Revealing of Failure Modes of FRP Composites by Microscopic Technique.

Abstract

Fiber-reinforced composite materials are used extensively in stiffness critical, weight sensitive structures such as those found in aerospace and motor racing where strength to weight ratio is very much important. They are characterized by high in-plane strength, stiffness and toughness and low density. The environmental effect on the FRP (fiber reinforced polymer) and the subsequent failure has lead to emphasize on the study of different fracture surfaces. The presence of moisture and the stresses associated with the moisture induced expansion may cause lowering of damage tolerance and structural durability. In case of water absorption there are both reversible and irreversible changes in the mechanical properties of the thermoset polymers. Delamination between layers is an important problem in applications of fiber reinforced composite laminates. This paper is an attempt to study the cracked surface and reveal the failure mechanism that has occurred using microscopic techniques. By observing carefully the fracture surface of the composite, the factors affecting their respective failure and the type of environment they were subjected to could be determined.
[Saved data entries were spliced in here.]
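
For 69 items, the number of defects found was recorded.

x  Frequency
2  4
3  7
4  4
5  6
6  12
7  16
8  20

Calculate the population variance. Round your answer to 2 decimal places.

Values: 2, 3, 4, 5, 6, 7, 8
n = 69, Σfx = 419, mean = 6.0725
Σfx² = 2789
Σf(x − x̄)² = Σfx² − (Σfx)²/n = 2789 − 419²/69 = 244.6377
Population variance = 244.6377 / 69 = 3.5455

3.55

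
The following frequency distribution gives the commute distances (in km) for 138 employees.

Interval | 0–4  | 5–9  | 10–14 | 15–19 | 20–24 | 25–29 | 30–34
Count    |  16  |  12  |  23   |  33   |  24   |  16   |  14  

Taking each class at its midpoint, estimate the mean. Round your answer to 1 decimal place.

Midpoints: 2, 7, 12, 17, 22, 27, 32
Σfm = 16×2 + 12×7 + 23×12 + 33×17 + 24×22 + 16×27 + 14×32 = 2361
n = Σf = 138
Mean = 2361 / 138 = 17.1087

17.1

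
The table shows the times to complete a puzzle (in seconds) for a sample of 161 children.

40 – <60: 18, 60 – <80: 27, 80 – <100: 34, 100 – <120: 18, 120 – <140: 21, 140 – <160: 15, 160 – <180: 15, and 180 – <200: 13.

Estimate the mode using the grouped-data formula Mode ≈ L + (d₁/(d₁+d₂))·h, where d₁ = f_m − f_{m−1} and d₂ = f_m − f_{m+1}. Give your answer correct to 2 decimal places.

86.09

Modal class: 80 – <100 (highest frequency 34).
d₁ = 34 − 27 = 7, d₂ = 34 − 18 = 16
Mode ≈ 80 + (7/(7+16)) × 20 = 80 + 6.0870 = 86.0870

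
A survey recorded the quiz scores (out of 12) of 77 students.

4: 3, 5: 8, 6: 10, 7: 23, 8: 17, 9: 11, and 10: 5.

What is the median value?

Cumulative frequencies: 3, 11, 21, 44, 61, 72, 77
n = 77, so the median is the value in position (n+1)/2 = 39.
Position 39 falls at value 7.

7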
SEM micrographs of the fractured surfaces of glass/epoxy and jute/epoxy composites under various environmental conditions were studied revealing the failure modes (delamination sites, debonding, fiber pullout regions, crack propagation front, striations and bubble bursting in the matrix). AFM micro graphs were studied to give a precise outlook of the behavior of composites to the changing environmental conditions being exposed to such as moisture absorption etc.